Mark Lee Hunter said of the two second prizes: “The story “G-Time” details a classic pyramid scheme precisely and expertly; the outlines of these plans are well known, but the clarity of the explanation surely came as a revelation to Mongols who were never confronted with such schemes before. Of equal value are the reporters' encounters with officials who plainly underestimated the scope of the schemes and the damage they caused. It is a safe bet that these encounters were followed by official action that made it more difficult for the criminals to continue their frauds. The story was noteworthy for the way that officials were confronted and forced to justify their inaction, after reporters had carefully documented the extent and effects of the scandal.”

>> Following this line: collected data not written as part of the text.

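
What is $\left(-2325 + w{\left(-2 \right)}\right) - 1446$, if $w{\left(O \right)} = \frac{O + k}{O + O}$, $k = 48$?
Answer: $- \frac{7565}{2} \approx -3782.5$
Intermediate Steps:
$w{\left(O \right)} = \frac{48 + O}{2 O}$ ($w{\left(O \right)} = \frac{O + 48}{O + O} = \frac{48 + O}{2 O}$)
$\left(-2325 + w{\left(-2 \right)}\right) - 1446 = \left(-2325 + \frac{48 - 2}{2 \left(-2\right)}\right) - 1446 = \left(-2325 + \frac{1}{2} \left(- \frac{1}{2}\right) 46\right) - 1446 = \left(-2325 - \frac{23}{2}\right) - 1446 = - \frac{4673}{2} - 1446 = - \frac{7565}{2}$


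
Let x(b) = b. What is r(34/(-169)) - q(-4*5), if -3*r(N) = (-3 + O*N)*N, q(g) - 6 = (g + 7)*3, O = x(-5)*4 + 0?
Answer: 2833421/85683 ≈ 33.069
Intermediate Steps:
O = -20 (O = -5*4 + 0 = -20 + 0 = -20)
q(g) = 27 + 3*g (q(g) = 6 + (g + 7)*3 = 6 + (7 + g)*3 = 6 + (21 + 3*g) = 27 + 3*g)
r(N) = -N*(-3 - 20*N)/3 (r(N) = -(-3 - 20*N)*N/3 = -N*(-3 - 20*N)/3)
r(34/(-169)) - q(-4*5) = (34/(-169))*(3 + 20*(34/(-169)))/3 - (27 + 3*(-4*5)) = (34*(-1/169))*(3 + 20*(34*(-1/169)))/3 - (27 + 3*(-20)) = (⅓)*(-34/169)*(3 + 20*(-34/169)) - (27 - 60) = (⅓)*(-34/169)*(3 - 680/169) - 1*(-33) = (⅓)*(-34/169)*(-173/169) + 33 = 5882/85683 + 33 = 2833421/85683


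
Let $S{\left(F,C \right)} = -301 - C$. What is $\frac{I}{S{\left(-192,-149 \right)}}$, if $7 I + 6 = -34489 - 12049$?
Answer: $\frac{5818}{133} \approx 43.744$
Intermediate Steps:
$I = - \frac{46544}{7}$ ($I = - \frac{6}{7} + \frac{-34489 - 12049}{7} = - \frac{6}{7} + \frac{1}{7} \left(-46538\right) = - \frac{6}{7} - \frac{46538}{7} = - \frac{46544}{7} \approx -6649.1$)
$\frac{I}{S{\left(-192,-149 \right)}} = - \frac{46544}{7 \left(-301 - -149\right)} = - \frac{46544}{7 \left(-301 + 149\right)} = - \frac{46544}{7 \left(-152\right)} = \left(- \frac{46544}{7}\right) \left(- \frac{1}{152}\right) = \frac{5818}{133}$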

Here is link to “G-Time: Investigative report of the reality of pyramid schemes”: https://www.youtube.com/watch?v=CQNN64QcWBA.
Also, Mark Lee Hunter said of “Rejected Heart”: “A story about sexual abuse within families in Mongolia, "The Rejected Heart", succeeds in staying close to the victim, and showing the entire world around her. Sexual violence is a problem in every society, and so is incest; no matter how many institutions are involved, it keeps happening. I wish there were some evidence of the true scope of the problem in Mongolia, and whether it is getting worse. This is a serious flaw in the story; official statistics are taken as final. Nonetheless, the fact that the authors broke a taboo in revealing this subject underlines its importance.”
Furthermore, the judges noted another two stories which involved deep research. The Undesniishuudan daily newspaper’s journalist Enkhmart, B. reported pollution of the Orkhon River in a series of newspaper articles. She followed the topic over one year and she found great sources for the issue. Her investigative story was published between September 2016 and April 2017.
The Daily newspaper’s journalist Khurelbaatar, S. covered the relationship between medical supplier "Setunari", alongside subsidiary "Bona Vita", and the Ministry of Health and hospital managers to disburse billions from the state budget. The story was published on April 2017. "The history of Setunari’s monopoly in the field of diagnostics and reagents supply" addresses a true and urgent subject. Health systems are very often open doors to corruption, because they are among the biggest public expenditures. However, judges noted the story could have been better documented. It relies largely on anonymous sources. Particularly absent were documents outlining the markup in price of the reagents, a core allegation of the investigation. Moreover, the purchases described must be the object of tender offers, which are also public documents. This story exemplifies the transition from news reporting, which is usually based on human sources, to investigative work. Had it been better documented, it would have been a clear contender for first place.
Marcus Lindemann said of the contest “We hope that the prizes awarded will encourage those nominated and other journalists to go for investigative projects. Moreover the new Mongolian Center for Investigative Journalism together with the Press Institute will help those journalists who are interested with trainings, material and (international) contacts. The latter is of important help when it comes to topics like offshore accounts or multinational companies.”
The Press Institute of Mongolia will hold an investigative journalism conference in 2018 to continue the development of investigate work in Mongolian media outlets. The investigative journalism contest will be a core part of this event as the Press Institute, and our international partners, seek to reward international quality investigative reporting from Mongolian reporters.